Now AD is applied to a program that already performs differentiation.

This creates nested derivative structures:

| Outer level | Inner level |
|---|---|
| differentiate `gradient_norm` | differentiate `f` |

Nested AD requires careful management of tangent and adjoint scopes.

## Perturbation Confusion

Nested differentiation can accidentally mix derivative levels.

Example:

```text
grad(lambda x: grad(f)(x))(x)
```

The inner and outer derivative computations must remain distinct.

Correct systems isolate derivative contexts so that:

| Level | Meaning |
|---|---|
| Inner tangent | derivative of `f` |
| Outer tangent | derivative of derivative |

Without isolation, perturbations may interfere and produce incorrect higher-order derivatives.

## Function Boundaries and Optimization

Subprogram boundaries influence optimization.

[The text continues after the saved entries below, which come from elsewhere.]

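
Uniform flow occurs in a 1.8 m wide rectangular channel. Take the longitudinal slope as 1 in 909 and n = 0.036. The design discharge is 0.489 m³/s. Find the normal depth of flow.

y_n = 0.588 m

Manning's equation rearranged: A R^(2/3) = nQ / (1·√S) = 0.036 × 0.489 / (√0.0011) = 0.5308.
Trying y = 0.408 m: A R^(2/3) = 0.3149 — low.
Trying y = 0.656 m: A R^(2/3) = 0.6189 — high.
Trying y = 0.588 m: A R^(2/3) = 0.5313 — ≈ 0.5308.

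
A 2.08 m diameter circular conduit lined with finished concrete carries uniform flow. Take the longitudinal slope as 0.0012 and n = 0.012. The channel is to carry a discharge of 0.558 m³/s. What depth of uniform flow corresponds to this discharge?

Manning's equation rearranged: A R^(2/3) = nQ / (1·√S) = 0.012 × 0.558 / (√0.0012) = 0.1933.
Try y = 0.504 m: A R^(2/3) = 0.2829 — over.
Try y = 0.351 m: A R^(2/3) = 0.1361 — short.
Try y = 0.417 m: A R^(2/3) = 0.1934 — matches.

y_n = 0.417 m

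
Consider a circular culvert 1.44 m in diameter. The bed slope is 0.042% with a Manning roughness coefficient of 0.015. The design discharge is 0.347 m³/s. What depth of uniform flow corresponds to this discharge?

Manning's equation rearranged: A R^(2/3) = nQ / (1·√S) = 0.015 × 0.347 / (√0.00042) = 0.254.
Trying y = 0.692 m: A R^(2/3) = 0.385 — too large.
Trying y = 0.434 m: A R^(2/3) = 0.1628 — too small.
Trying y = 0.549 m: A R^(2/3) = 0.2543 — ≈ 0.254.

y_n = 0.549 m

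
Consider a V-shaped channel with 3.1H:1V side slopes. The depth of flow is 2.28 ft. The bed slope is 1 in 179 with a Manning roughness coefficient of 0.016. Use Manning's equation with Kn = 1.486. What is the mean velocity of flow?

For a triangular section with side slope z = 3.1: A = zy² = 3.1×2.28² = 16.12 ft²; P = 2y√(1+z²) = 2×2.28×3.257 = 14.85 ft.
Hydraulic radius R = A/P = 16.12/14.85 = 1.085 ft.
From Manning's equation, V = (1.486/n) R^(2/3) S^(1/2) = (1.486/0.016) × 1.085^(2/3) × 0.005587^(1/2) = 7.33 ft/s.

V = 7.33 ft/s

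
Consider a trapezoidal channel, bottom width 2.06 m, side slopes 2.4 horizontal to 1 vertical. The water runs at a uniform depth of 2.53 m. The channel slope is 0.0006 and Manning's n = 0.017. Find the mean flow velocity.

V = 1.76 m/s

With bottom width b = 2.06 m and side slope z = 2.4: A = (b + zy)y = (2.06 + 2.4×2.53)×2.53 = 20.57 m²; P = b + 2y√(1+z²) = 2.06 + 2×2.53×2.6 = 15.22 m.
Hydraulic radius R = A/P = 20.57/15.22 = 1.352 m.
From Manning's equation, V = (1/n) R^(2/3) S^(1/2) = (1/0.017) × 1.352^(2/3) × 0.0006^(1/2) = 1.76 m/s.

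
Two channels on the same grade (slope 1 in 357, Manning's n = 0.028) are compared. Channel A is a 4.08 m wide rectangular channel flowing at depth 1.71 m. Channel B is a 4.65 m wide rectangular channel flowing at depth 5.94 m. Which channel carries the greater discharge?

Channel A: Flow area A = b·y = 4.08 × 1.71 = 6.977 m². Wetted perimeter P = b + 2y = 4.08 + 2×1.71 = 7.5 m. Hydraulic radius R = A/P = 6.977/7.5 = 0.9302 m. Q_A = (1/0.028)·6.977·0.9302^(2/3)·√0.002801 = 12.57 m³/s.
Channel B: Flow area A = b·y = 4.65 × 5.94 = 27.62 m². Wetted perimeter P = b + 2y = 4.65 + 2×5.94 = 16.53 m. Hydraulic radius R = A/P = 27.62/16.53 = 1.671 m. Q_B = (1/0.028)·27.62·1.671^(2/3)·√0.002801 = 73.52 m³/s.
Q_A = 12.57 m³/s vs Q_B = 73.52 m³/s, so channel B carries more.

channel B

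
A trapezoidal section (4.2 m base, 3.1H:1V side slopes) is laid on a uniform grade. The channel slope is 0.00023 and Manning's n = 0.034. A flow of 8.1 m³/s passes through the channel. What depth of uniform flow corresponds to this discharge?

y_n = 1.77 m

Manning's equation rearranged: A R^(2/3) = nQ / (1·√S) = 0.034 × 8.1 / (√0.00023) = 18.16.
Trying y = 2.08 m: A R^(2/3) = 25.67 — high.
Trying y = 1.77 m: A R^(2/3) = 18.16 — matches.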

Inlining may expose more fusion opportunities:

```text
y = relu(matmul(x, w) + b)
```

Modular boundaries may improve reuse and compilation caching.

Compiler-based systems often balance:

| Goal | Preference |
|---|---|
| Maximum optimization | aggressive inlining |
| Fast compilation | preserve modularity |
| Reusability | cached differentiated kernels |
| Lower memory | fused backward passes |

Differentiable subprograms are therefore both semantic and optimization units.

## Interface Design

A minimal differentiable interface may look like:

```go
type Function interface {
    Forward(x Value) Value
    Backward(yAdj Value) Value
}
```

More realistic systems require:

| Requirement | Reason |
|---|---|
| Multiple inputs | tensor programs |
| Multiple outputs | structured models |
| Saved intermediates | reverse mode |
| Device awareness | GPU execution |
| Shape metadata | tensor validation |
| Batched evaluation | vectorization |

Production AD systems therefore build sophisticated callable abstractions around these basic ideas.

## Core Idea

A differentiable subprogram is a callable computation unit with well-defined derivative behavior. Automatic differentiation propagates through function boundaries exactly as through primitive operations: by composing local derivative rules according to the dependency structure.

Subprograms provide modularity, reuse, abstraction, and optimization boundaries. They also enable custom gradients, higher-order differentiation, and compiler-level differentiation transforms.